Publié le 24 septembre 2014

Sommeil générationGros ou petits dormeurs… et si c’était avant tout une question d’hérédité ?

Les études scientifiques réalisées sur des mammifères, et plus récemment sur des jumeaux, confirment ce fait : si certains d’entre nous dorment assez peu, c’est que la durée du sommeil est influencée par des facteurs génétiques.


Certains ont besoin d’au moins 8 ou 9 heures de sommeil pour se sentir frais et dispos tandis que d’autres sont tout à fait reposés après une petite nuit de 5 ou 6 heures. Contrairement à certaines idées reçues, dormir peu ou beaucoup n’est ni une question de préférence ou d’habitude de sommeil.


Une étude américaine présentée dans la revue Sleep de l’American Academy of Sleep medicine et menée sur 100 paires de jumeaux est venue confirmer ce fait. La durée du sommeil des volontaires a été mesurée durant 8 nuits. Les chercheurs ont pu identifier une mutation génétique, ou variante d’un gène, associée à une durée de sommeil de 5 heures en moyenne par nuit. Ils ont en effet mis en évidence que cette mutation génétique était non seulement associée à une faible durée du sommeil (moins de 5 heures par nuit), mais également à une plus grande résistance aux effets de la privation du sommeil.


L’étude confirme d’autre part que ce variant de gène à courte durée du sommeil joue un rôle central dans le sommeil, sa privation et sa récupération.

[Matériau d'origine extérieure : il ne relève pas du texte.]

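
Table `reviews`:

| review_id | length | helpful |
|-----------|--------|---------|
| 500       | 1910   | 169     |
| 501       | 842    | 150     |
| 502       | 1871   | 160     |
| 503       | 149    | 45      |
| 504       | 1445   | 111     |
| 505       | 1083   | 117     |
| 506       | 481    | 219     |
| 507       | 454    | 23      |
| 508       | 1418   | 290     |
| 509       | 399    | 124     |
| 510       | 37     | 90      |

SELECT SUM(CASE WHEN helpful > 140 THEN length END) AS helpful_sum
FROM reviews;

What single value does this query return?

6522

review_id=500: ✓ → 1910
review_id=501: ✓ → 842
review_id=502: ✓ → 1871
review_id=503: ✗
review_id=504: ✗
review_id=505: ✗
review_id=506: ✓ → 481
review_id=507: ✗
review_id=508: ✓ → 1418
review_id=509: ✗
review_id=510: ✗
helpful_sum = 1910 + 842 + 1871 + 481 + 1418 = 6522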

D’autres études génétiques plus anciennes réalisées chez la souris avaient déjà indiqué que la durée quotidienne du sommeil et sa répartition au cours de la journée sont influencées par des facteurs héréditaires.  
Toutefois, des facteurs individuels, comme l’âge, et environnementaux, jouent aussi sur la durée du sommeil qui varie en moyenne de 4 à 10 heures selon les individus et leur horloge biologique personnelle. S’il n’existe pas de durée idéale, une nuit de 7 à 8 heures dans les bras de Morphée est recommandée pour ne pas souffrir de fatigue chronique ou accumuler une dette de sommeil.


Source et lien de l’étude : Journalsleep

2 commentaires sur “Durée du sommeil : c’est avant tout une question de gènes”

  1. liliane dit :

    bonjour
    merci de bien vouloir me renseigner concernant
    un matelas en latex -
    depuis quelques temps je remarque une poussiere
    sur mon parquet (sous le lit) que je retrouve egalement sur les
    lattes du sommier-
    pourriez vous me dire quelle pourrait etre la raison –
    je vous remercie de me donner votre avis

  2. Claire - Mon Espace Sommeil dit :

    Bonjour Liliane,
    Cela est peut-être lié à l’aspirateur que vous utilisez ? Utilisez de préférence un modèle d’aspirateur doté d’un filtre dit HEPA qui rejette moins de poussières et d’allergènes.